When iron ore was discovered on the Vermilion Range, Charlemagne Tower, Sr., George Stone, Charlemagne Tower, Jr., and George Stuntz formed the Minnesota Iron Company and acquired the Duluth and Iron Range Railway (D&IR). In 1883, they constructed a railroad between Vermilion Range operations and Two Harbors so ore could be shipped to steel mills via the Great Lakes. To meet the completion deadline, 14,000 men toiled around the clock.
On July 31, 1884, ten wooden rail cars of iron ore hauled by a coal-burning engine, left the Soudan Mine bound for Two Harbors. The historic 68-mile rail trip took seven hours. After the city was granted a charter, the railroad was extended into Tower in 1886.
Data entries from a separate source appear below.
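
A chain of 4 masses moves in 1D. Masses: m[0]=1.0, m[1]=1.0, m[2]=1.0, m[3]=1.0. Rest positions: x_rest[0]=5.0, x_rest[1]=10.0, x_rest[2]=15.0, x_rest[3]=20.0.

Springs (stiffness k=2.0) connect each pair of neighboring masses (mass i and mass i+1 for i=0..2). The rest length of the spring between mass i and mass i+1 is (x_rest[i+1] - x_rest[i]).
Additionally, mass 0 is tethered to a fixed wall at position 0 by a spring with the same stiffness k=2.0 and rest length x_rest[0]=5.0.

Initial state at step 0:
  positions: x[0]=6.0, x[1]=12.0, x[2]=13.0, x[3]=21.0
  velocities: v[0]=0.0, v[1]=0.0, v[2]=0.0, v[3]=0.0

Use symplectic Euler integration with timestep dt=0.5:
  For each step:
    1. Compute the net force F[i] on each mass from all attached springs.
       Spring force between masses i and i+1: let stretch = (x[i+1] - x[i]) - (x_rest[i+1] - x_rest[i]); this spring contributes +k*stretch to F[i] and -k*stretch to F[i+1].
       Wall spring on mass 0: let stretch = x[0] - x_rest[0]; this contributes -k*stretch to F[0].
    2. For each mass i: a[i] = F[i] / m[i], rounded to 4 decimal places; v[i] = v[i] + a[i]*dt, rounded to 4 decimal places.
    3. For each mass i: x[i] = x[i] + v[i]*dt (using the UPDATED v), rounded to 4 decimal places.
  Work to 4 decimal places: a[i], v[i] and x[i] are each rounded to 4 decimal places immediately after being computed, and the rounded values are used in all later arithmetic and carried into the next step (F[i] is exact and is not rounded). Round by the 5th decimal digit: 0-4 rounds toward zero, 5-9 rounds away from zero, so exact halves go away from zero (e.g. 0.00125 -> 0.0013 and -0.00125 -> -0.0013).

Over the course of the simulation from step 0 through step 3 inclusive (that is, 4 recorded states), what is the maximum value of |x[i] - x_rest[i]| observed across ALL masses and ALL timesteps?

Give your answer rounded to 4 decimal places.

Answer: 3.0000

Derivation:
Step 0: x=[6.0000 12.0000 13.0000 21.0000] v=[0.0000 0.0000 0.0000 0.0000]
Step 1: x=[6.0000 9.5000 16.5000 19.5000] v=[0.0000 -5.0000 7.0000 -3.0000]
Step 2: x=[4.7500 8.7500 18.0000 19.0000] v=[-2.5000 -1.5000 3.0000 -1.0000]
Step 3: x=[3.1250 10.6250 15.3750 20.5000] v=[-3.2500 3.7500 -5.2500 3.0000]
Max displacement = 3.0000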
That same year, the Illinois Steel Company, representing H.H. Porter, Cyrus McCormick, Marshall Field, and John D. Rockefeller, acquired a rich ore deposit near Ely, and bought the Minnesota Iron Company holdings, including the D&IR. In 1901, this company became the United States Steel Corporation.
The steam locomotive pictured was built in 1910 for the D&IR by the Baldwin Locomotive Works. It was typical of those used to haul iron ore and passengers until 1953, when diesel locomotives were put into service.